Hall’s several claims of ineffective assistance either fail for a want of the necessary showing of deficient performance and resulting prejudice or are based on matters outside the record and therefore cannot be considered here. Strickland v. Washington, 466 U.S. 668, 104 S. Ct. 2052, 80 L. Ed. 2d 674 (1984); State v. Mannering, 150 Wn.2d 277, 286, 75 P.3d 961 (2003).

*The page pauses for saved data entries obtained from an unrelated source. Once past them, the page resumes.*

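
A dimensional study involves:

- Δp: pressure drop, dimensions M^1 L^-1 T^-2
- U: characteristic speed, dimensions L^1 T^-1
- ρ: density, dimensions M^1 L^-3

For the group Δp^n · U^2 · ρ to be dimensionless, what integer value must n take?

-1

Balance the M exponent: (1)·n from Δp, plus 2·(0) + (1) = 1 from the rest, must sum to zero.
n + 1 = 0, so n = -1.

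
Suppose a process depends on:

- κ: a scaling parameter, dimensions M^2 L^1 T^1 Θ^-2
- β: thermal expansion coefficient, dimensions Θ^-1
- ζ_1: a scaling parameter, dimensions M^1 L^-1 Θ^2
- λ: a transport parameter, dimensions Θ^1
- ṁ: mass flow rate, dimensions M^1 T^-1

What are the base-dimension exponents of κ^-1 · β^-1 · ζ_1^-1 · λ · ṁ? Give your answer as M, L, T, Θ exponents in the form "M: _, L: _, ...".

M: -2, L: 0, T: -2, Θ: 2

Collect each base-dimension exponent across the product:
  M: −(2) − (0) − (1) + (0) + (1) = -2
  L: −(1) − (0) − (-1) + (0) + (0) = 0
  T: −(1) − (0) − (0) + (0) + (-1) = -2
  Θ: −(-2) − (-1) − (2) + (1) + (0) = 2
So the dimensions are [M⁻² T⁻² Θ²].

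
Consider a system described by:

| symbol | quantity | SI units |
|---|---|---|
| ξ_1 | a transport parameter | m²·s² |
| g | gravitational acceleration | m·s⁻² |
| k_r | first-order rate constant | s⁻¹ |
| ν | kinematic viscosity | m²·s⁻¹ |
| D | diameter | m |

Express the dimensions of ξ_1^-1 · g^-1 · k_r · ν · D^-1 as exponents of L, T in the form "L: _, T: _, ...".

Collect each base-dimension exponent across the product:
  L: −(2) − (1) + (0) + (2) − (1) = -2
  T: −(2) − (-2) + (-1) + (-1) − (0) = -2
So the dimensions are [L⁻² T⁻²].

L: -2, T: -2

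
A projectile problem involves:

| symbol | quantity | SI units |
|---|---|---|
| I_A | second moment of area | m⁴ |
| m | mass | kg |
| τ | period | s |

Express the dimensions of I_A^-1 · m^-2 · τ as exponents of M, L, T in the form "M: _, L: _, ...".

Collect each base-dimension exponent across the product:
  M: −(0) − 2·(1) + (0) = -2
  L: −(4) − 2·(0) + (0) = -4
  T: −(0) − 2·(0) + (1) = 1
So the dimensions are [M⁻² L⁻⁴ T].

M: -2, L: -4, T: 1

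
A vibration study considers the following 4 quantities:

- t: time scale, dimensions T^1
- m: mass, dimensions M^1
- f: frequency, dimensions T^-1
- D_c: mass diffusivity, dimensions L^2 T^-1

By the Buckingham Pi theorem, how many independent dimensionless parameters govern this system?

There are 4 variables and 3 base dimensions (M, L, T).
The dimension matrix has rank 3.
Independent dimensionless groups: 4 − 3 = 1.

1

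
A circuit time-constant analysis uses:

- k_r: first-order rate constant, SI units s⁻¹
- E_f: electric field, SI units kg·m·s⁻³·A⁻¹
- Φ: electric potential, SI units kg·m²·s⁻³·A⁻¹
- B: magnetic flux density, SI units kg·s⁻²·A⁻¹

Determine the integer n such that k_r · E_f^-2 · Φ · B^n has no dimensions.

Balance the M exponent: (1)·n from B, plus (0) − 2·(1) + (1) = -1 from the rest, must sum to zero.
n − 1 = 0, so n = 1.

1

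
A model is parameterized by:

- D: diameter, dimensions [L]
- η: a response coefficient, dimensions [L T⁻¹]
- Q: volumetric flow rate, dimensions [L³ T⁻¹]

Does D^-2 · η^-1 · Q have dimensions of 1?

Sum the exponent of each base dimension across the product:
  L: −2·[D]_L − [η]_L + [Q]_L = −2·(1) − (1) + (3) = 0
  T: −2·[D]_T − [η]_T + [Q]_T = −2·(0) − (-1) + (-1) = 0
All base exponents vanish — dimensionless.

yes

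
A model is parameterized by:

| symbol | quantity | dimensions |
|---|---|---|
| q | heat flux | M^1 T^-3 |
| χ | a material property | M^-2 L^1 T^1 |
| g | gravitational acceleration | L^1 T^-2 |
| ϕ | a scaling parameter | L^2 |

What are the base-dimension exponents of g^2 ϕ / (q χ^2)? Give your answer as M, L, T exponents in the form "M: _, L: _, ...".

Collect each base-dimension exponent across the product:
  M: −(1) − 2·(-2) + 2·(0) + (0) = 3
  L: −(0) − 2·(1) + 2·(1) + (2) = 2
  T: −(-3) − 2·(1) + 2·(-2) + (0) = -3
So the dimensions are [M³ L² T⁻³].

M: 3, L: 2, T: -3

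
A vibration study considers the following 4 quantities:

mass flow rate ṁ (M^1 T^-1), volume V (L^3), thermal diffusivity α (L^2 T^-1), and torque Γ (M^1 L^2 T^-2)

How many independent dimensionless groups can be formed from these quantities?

There are 4 variables and 3 base dimensions (M, L, T).
The dimension matrix has rank 3.
Independent dimensionless groups: 4 − 3 = 1.

1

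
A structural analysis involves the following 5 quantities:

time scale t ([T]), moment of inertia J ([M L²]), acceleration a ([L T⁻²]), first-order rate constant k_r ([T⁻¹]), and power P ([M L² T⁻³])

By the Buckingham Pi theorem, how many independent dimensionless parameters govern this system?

There are 5 variables and 3 base dimensions (M, L, T).
The dimension matrix has rank 3.
Independent dimensionless groups: 5 − 3 = 2.

2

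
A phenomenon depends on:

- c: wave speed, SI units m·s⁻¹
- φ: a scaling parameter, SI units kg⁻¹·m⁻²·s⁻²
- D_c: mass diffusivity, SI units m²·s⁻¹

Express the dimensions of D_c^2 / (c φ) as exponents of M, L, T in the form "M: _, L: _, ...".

M: 1, L: 5, T: 1

Collect each base-dimension exponent across the product:
  M: −(0) − (-1) + 2·(0) = 1
  L: −(1) − (-2) + 2·(2) = 5
  T: −(-1) − (-2) + 2·(-1) = 1
So the dimensions are [M L⁵ T].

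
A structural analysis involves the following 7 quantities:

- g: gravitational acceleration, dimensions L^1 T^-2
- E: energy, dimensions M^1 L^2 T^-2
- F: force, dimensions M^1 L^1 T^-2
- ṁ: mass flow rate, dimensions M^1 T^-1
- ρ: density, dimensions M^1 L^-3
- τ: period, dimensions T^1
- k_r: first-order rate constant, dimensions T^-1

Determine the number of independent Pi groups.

4

There are 7 variables and 3 base dimensions (M, L, T).
The dimension matrix has rank 3.
Independent dimensionless groups: 7 − 3 = 4.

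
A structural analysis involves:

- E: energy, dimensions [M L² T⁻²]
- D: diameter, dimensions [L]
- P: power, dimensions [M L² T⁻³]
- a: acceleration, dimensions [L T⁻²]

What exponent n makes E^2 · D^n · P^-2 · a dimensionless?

-1

Balance the L exponent: (1)·n from D, plus 2·(2) − 2·(2) + (1) = 1 from the rest, must sum to zero.
n + 1 = 0, so n = -1.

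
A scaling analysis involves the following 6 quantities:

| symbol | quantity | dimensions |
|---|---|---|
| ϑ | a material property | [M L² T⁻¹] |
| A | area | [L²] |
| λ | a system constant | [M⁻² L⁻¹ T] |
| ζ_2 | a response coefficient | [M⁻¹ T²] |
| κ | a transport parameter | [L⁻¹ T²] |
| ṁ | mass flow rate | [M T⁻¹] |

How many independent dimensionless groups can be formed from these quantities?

There are 6 variables and 3 base dimensions (M, L, T).
The dimension matrix has rank 3.
Independent dimensionless groups: 6 − 3 = 3.

3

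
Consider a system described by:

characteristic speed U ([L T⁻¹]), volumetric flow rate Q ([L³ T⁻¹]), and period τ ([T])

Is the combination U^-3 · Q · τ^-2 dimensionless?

yes

Sum the exponent of each base dimension across the product:
  L: −3·[U]_L + [Q]_L − 2·[τ]_L = −3·(1) + (3) − 2·(0) = 0
  T: −3·[U]_T + [Q]_T − 2·[τ]_T = −3·(-1) + (-1) − 2·(1) = 0
All base exponents vanish — dimensionless.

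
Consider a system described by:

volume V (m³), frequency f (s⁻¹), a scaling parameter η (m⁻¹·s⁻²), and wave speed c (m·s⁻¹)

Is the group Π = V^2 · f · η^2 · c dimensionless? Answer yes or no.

Sum the exponent of each base dimension across the product:
  L: 2·[V]_L + [f]_L + 2·[η]_L + [c]_L = 2·(3) + (0) + 2·(-1) + (1) = 5
  T: 2·[V]_T + [f]_T + 2·[η]_T + [c]_T = 2·(0) + (-1) + 2·(-2) + (-1) = -6
Net dimensions [L⁵ T⁻⁶] ≠ [1] — not dimensionless.

no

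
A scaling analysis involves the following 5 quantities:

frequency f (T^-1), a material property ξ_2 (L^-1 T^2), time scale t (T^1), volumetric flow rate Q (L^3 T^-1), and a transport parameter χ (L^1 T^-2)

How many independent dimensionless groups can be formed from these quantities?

3

There are 5 variables and 2 base dimensions (L, T).
The dimension matrix has rank 2.
Independent dimensionless groups: 5 − 2 = 3.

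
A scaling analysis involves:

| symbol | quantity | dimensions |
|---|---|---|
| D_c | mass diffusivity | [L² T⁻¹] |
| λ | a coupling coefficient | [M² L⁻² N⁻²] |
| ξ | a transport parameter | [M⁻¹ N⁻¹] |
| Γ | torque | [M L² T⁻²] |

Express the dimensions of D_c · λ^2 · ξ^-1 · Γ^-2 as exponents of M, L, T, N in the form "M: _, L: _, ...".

Collect each base-dimension exponent across the product:
  M: (0) + 2·(2) − (-1) − 2·(1) = 3
  L: (2) + 2·(-2) − (0) − 2·(2) = -6
  T: (-1) + 2·(0) − (0) − 2·(-2) = 3
  N: (0) + 2·(-2) − (-1) − 2·(0) = -3
So the dimensions are [M³ L⁻⁶ T³ N⁻³].

M: 3, L: -6, T: 3, N: -3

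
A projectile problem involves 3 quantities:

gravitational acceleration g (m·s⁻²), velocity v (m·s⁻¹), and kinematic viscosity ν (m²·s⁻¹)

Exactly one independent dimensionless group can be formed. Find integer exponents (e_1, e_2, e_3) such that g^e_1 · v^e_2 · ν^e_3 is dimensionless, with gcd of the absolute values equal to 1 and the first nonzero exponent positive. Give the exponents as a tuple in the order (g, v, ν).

(1, -3, 1)

L: e_1·(1) + e_2·(1) + e_3·(2) = 0
T: e_1·(-2) + e_2·(-1) + e_3·(-1) = 0
Solving this homogeneous linear system for the smallest-integer solution (first nonzero entry positive) gives (1, -3, 1).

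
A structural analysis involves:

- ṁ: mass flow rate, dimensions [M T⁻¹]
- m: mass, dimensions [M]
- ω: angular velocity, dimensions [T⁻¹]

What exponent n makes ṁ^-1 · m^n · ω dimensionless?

1

Balance the M exponent: (1)·n from m, plus −(1) + (0) = -1 from the rest, must sum to zero.
n − 1 = 0, so n = 1.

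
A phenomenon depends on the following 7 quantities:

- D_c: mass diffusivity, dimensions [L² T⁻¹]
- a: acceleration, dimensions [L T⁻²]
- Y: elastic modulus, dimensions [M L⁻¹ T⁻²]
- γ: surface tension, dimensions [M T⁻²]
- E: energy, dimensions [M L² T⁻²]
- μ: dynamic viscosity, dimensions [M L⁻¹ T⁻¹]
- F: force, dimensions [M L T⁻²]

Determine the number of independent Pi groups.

4

There are 7 variables and 3 base dimensions (M, L, T).
The dimension matrix has rank 3.
Independent dimensionless groups: 7 − 3 = 4.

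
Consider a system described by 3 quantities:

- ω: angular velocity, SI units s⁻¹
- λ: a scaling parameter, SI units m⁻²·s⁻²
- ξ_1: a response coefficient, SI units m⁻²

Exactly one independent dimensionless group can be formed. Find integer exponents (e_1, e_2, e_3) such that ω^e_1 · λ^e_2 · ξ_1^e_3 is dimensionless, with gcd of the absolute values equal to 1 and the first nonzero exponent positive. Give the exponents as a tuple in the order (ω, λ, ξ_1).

L: e_1·(0) + e_2·(-2) + e_3·(-2) = 0
T: e_1·(-1) + e_2·(-2) + e_3·(0) = 0
Solving this homogeneous linear system for the smallest-integer solution (first nonzero entry positive) gives (2, -1, 1).

(2, -1, 1)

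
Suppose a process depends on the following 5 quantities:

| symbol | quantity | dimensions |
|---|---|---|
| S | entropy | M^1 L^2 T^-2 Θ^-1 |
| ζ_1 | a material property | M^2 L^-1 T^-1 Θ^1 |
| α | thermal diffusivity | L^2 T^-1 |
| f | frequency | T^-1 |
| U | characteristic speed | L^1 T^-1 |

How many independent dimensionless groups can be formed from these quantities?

There are 5 variables and 4 base dimensions (M, L, T, Θ).
The dimension matrix has rank 4.
Independent dimensionless groups: 5 − 4 = 1.

1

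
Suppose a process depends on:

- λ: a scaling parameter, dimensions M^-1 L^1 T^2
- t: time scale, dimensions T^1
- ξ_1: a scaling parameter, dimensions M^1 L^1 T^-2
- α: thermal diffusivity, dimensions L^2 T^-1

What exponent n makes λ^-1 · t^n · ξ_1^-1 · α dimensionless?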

Hall’s complaint that his counsel failed to present evidence that he and Lewis were in the illegal drug business does not establish deficient performance because the existing evidence allowed Hall’s counsel to obtain the intoxication instruction he sought and argue his theory of the case based on the testimony by Hall and other witnesses. Moreover, there was an obvious tactical reason to limit such potentially inflammatory evidence. Hall also takes issue with his attorney’s closing argument regarding the necessary specific intent element of robbery. But the record shows counsel made an extensive, cogent argument addressing that topic. And Hall’s claim regarding his counsel’s handling of an expert witness who was consulted for an evaluation depends on materials outside the record and thus cannot be considered here.
Hall’s claim that the trial court abused its discretion in suppressing the evidence that he and Lewis were drug dealers fails because both counsel properly agreed the evidence was properly excluded. See ER 403.
Finally, Hall contends the State failed to prove he acted with the necessary specific intent during each of the robberies. Viewing the evidence in the light most favorable to the State showed Hall parked a short distance from the stores to facilitate his flight, brought the gun and a bag for money, waited until other customers left, and wore multiple layers of clothing to change his appearance immediately upon leaving. This was substantial circumstantial evidence. Moreover, the jury was entitled to believe Lewis, whose testimony suggested Hall’s mental state defense was entirely manufactured. Taken together, the evidence supported a reasonable inference that Hall possessed the necessary specific intent to commit theft by means of threatened force. State v. Gentry, 125 Wn.2d 570, 597, 888 P.2d 1105 (1995); RCW 9A.56.190.
Hall’s pro se claims are all without merit. We accept the State’s concession of error regarding count IV, remand for vacation of Hall’s conviction under that count, and in all other respects affirm the trial court.